Страница 7 из 12
Видаль проснулся на закате другого дня под песню Мьяфте. Сиплым подвываньем показалась ему та песня с непривычки. Так вплыл в его сознание дом мастера: колючая шерсть одеяла, запах дыма, синие сумерки в окне, густая тень в углу, темные хлебы-колеса на шесте под потолком, тихий вой колдовской песни. Все, что было перед этим, из памяти вымыл долгий сон — и Видаль лежал, едва приоткрыв глаза, в чужом незнакомом мире с деревянным потолком и воющей тенью в углу. Где он, как и почему — не знал. Даже самого себя чуть ли не забыл — так странно было окружающее, что и себе в нем не нашел ни места, ни образа.
Завывание стихло, тень закряхтела и полезла из угла прямо к нему. Видаль затаил дыхание.
— Вот спёкся малой, — произнес смутно знакомый голос и кто-то высокий встал между Видалем и приближающимся ужасом. — Третий день спит.
Вместо тени из-за спины высокого вышла старуха в темных платках до пола. Усмехнулась, глядя Видалю в зажмуренные глаза.
— Уже не спит. Трусит только, а так — здоров.

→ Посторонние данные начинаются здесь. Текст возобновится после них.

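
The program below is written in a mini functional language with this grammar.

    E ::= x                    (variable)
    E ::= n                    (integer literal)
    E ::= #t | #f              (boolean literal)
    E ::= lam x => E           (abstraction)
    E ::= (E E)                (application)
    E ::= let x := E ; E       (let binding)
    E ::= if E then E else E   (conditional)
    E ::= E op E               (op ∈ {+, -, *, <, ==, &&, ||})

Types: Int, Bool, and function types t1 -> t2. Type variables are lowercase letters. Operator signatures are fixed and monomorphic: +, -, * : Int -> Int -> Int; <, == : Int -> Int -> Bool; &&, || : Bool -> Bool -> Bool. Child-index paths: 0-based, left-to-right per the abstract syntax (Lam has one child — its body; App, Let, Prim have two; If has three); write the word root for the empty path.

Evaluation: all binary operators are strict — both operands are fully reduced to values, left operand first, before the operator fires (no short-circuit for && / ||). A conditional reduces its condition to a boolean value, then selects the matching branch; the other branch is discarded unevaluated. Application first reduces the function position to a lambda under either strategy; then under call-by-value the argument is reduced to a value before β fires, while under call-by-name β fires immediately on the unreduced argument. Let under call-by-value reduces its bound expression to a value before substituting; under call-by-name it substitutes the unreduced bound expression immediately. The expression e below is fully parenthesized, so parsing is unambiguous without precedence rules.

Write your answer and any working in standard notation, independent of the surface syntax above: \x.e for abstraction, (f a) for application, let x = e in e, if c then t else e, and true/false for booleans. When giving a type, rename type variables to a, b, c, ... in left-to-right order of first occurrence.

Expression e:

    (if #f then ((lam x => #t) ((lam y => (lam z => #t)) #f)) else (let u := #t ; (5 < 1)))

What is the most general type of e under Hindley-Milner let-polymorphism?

Working:
  unify Bool ~ Bool
\x._ : a -> Bool
\z._ : c -> Bool
\y._ : b -> c -> Bool
  unify b -> c -> Bool ~ Bool -> d
  unify b ~ Bool
  unify c -> Bool ~ d
_ _ : c -> Bool
  unify a -> Bool ~ (c -> Bool) -> e
  unify a ~ c -> Bool
  unify Bool ~ e
_ _ : Bool
let u : Bool
  unify Int ~ Int
  unify Int ~ Int
  unify Bool ~ Bool

Answer: Bool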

Видаль от обиды заморгал, но ничего не успел сказать — голос мастера Хейно, теперь уже точно знакомый, возразил:
— Не трусит, осматривается. Осторожный.
— Хорошо бы, да не верится. Глаз не тот. А с его даром очертя голову никуда соваться не след. Эх, намучаешься ты с ним, Куусела.
Старуха подмигнула Видалю из кокона платков.
— Не помру чай, — буркнул мастер. — Ты своим делом займись, а со своими я сам управлюсь.
— Ну что ж, барашек, сначала кормить, потом чесать — а то всю жизнь из тебя немощного вычешу, ничегошеньки не останется.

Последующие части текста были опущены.